Most therapists – actually, most people – agree that an illicit romance always jeopardizes a long-term relationship. Even if the affair is conducted discreetly, even if the lovers rarely see one another, the emotions that are conjured up by an affair can upset the delicate balance of focus, attention and affection needed to sustain a primary, long-term commitment. Recognizing that intimacy is perceived largely by the psyche explains why even an exclusively virtual affair can have so much power. The mind is, itself, a virtual world; one that the cyber-dimension mimics to a greater extent than it departs from. Absorption with a lover in these two virtual domains can be like the hard-hitting “one-two punch” that delivers a knock out blow. The online relationship that began as a “meaningless” adventure can seep into one’s psych and take possession of one’s heart.
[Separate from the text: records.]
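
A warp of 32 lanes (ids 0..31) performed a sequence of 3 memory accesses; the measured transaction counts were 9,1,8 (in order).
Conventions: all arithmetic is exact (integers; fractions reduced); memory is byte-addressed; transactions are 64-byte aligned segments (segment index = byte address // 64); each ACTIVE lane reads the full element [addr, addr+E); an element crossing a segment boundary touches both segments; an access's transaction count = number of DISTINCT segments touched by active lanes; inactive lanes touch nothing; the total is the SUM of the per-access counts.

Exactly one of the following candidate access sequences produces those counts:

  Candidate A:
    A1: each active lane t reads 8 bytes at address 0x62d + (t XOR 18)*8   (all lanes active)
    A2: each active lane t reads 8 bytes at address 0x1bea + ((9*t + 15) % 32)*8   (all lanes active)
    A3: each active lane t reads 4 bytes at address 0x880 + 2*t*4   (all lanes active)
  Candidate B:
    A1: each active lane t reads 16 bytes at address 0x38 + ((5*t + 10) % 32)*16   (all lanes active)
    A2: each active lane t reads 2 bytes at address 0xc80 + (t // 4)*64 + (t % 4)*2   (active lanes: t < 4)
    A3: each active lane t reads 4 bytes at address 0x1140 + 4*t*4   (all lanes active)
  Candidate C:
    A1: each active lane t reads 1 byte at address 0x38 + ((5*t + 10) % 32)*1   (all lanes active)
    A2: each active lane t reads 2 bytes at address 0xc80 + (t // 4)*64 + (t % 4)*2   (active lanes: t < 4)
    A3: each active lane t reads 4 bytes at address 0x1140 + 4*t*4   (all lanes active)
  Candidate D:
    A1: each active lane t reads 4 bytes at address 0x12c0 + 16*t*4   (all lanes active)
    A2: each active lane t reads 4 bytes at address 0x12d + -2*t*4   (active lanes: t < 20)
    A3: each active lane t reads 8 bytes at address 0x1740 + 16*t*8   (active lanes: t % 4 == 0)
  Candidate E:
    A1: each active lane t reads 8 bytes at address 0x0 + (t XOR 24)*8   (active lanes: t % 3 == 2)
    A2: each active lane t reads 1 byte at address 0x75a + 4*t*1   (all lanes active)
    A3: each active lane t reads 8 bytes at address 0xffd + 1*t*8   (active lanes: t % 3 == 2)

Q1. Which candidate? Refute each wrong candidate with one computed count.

A: A1 gives 5 transactions, not 9
C: A1 gives 2 transactions, not 9
D: A1 gives 32 transactions, not 9
E: A1 gives 4 transactions, not 9
B: all counts match (9,1,8)

Answer: B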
Emotional Affairs vs. Sexual Affairs
In real life, with so much time spent at work among attractive, stimulating colleagues, emotionally intense (but nonsexual) relationships that arise between collaborators can seem more compelling than routine intimacies that include sex. Experts tag these “emotional affairs,” agreeing that they can endanger marriages because, at the very least, they siphon energy and communication away from the marriage and toward the “outsider.” At worst, these can lead to physical affairs or produce cruel fractures of trust. In fact, many people say that if their partner were to become emotionally unfaithful they’d feel even more ripped-off than if he or she had a sexy fling. Giving of one’s deepest self is viewed as a greater take-away than lending one’s genitals.
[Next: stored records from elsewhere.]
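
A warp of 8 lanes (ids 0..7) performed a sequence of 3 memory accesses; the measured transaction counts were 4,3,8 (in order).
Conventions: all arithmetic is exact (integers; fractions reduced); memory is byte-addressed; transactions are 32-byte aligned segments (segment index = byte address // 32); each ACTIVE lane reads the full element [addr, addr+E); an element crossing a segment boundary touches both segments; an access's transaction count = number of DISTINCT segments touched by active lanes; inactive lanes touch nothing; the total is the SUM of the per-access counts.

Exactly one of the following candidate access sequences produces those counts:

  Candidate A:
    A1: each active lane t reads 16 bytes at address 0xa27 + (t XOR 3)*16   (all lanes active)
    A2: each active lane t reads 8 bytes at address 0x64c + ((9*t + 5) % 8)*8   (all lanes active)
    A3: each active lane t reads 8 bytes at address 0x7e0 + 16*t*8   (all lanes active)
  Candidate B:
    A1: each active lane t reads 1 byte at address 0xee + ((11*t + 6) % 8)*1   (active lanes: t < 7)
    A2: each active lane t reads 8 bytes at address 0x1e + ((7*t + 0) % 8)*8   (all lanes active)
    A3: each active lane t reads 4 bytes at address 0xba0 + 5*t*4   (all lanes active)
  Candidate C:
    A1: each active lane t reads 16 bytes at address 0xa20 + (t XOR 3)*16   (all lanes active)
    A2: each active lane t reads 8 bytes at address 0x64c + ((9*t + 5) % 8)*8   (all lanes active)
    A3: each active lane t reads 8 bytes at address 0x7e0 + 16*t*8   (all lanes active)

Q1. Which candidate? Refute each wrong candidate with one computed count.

A: A1 gives 5 transactions, not 4
B: A1 gives 1 transaction, not 4
C: all counts match (4,3,8)

Answer: C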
Popular magazines have devoted precious real estate to these emotional liaisons – take, for example, Marie Claire’s sensationalized headline, HEAD SEX: The Dangerous New Infidelity You Need To Know About. Ironically, “head sex” is exactly what drives virtual-life flirtations. Strange as it may seem to those who have never been tangled in the web, cyber-romances encourage the deepest intimate revelations and draw upon all the classic elements of drama to keep infatuation alive.
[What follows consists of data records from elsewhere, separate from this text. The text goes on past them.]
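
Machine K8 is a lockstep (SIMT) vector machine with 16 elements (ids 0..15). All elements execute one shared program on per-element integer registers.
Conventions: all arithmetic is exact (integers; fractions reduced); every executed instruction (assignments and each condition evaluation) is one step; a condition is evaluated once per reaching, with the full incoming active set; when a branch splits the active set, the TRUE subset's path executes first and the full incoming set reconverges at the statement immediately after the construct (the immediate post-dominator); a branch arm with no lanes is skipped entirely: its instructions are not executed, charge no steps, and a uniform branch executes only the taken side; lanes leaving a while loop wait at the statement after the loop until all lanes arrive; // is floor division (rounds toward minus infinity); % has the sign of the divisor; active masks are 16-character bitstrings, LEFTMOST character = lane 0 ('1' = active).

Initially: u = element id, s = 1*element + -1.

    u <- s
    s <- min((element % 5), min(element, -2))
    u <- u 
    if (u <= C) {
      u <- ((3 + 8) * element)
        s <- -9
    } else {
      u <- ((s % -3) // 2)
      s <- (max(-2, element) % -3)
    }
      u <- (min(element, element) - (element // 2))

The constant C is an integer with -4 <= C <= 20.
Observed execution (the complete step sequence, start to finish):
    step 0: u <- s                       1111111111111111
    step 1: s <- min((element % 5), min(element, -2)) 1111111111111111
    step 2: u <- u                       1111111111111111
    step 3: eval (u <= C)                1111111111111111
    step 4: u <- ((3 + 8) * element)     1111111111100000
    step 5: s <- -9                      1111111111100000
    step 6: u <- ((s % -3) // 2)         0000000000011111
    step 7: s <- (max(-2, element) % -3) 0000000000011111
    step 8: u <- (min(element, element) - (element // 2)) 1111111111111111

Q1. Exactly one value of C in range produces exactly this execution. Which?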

Online Affairs: Right or Wrong?
In the final analysis, there is no doubt that online affairs are meaningful; that they count. But are they wrong? This question misses the mark. Instead, we should be asking whether an online relationship is secret; whether it detracts from the closeness, shared time, trust and openness necessary for a primary relationship to thrive.
If it does, it’s trouble.
In partnerships or marriages where secrets and lies abound, stability and even love can be lost because those with secrets stop trusting themselves. It takes only one person to create distance for two, and only one to alter the essence and durability of a marriage. For all these reasons, online hook-ups need to be entertained with great caution. Better yet, they should be recognized for what they actually are: completely real and potentially life-changing affairs.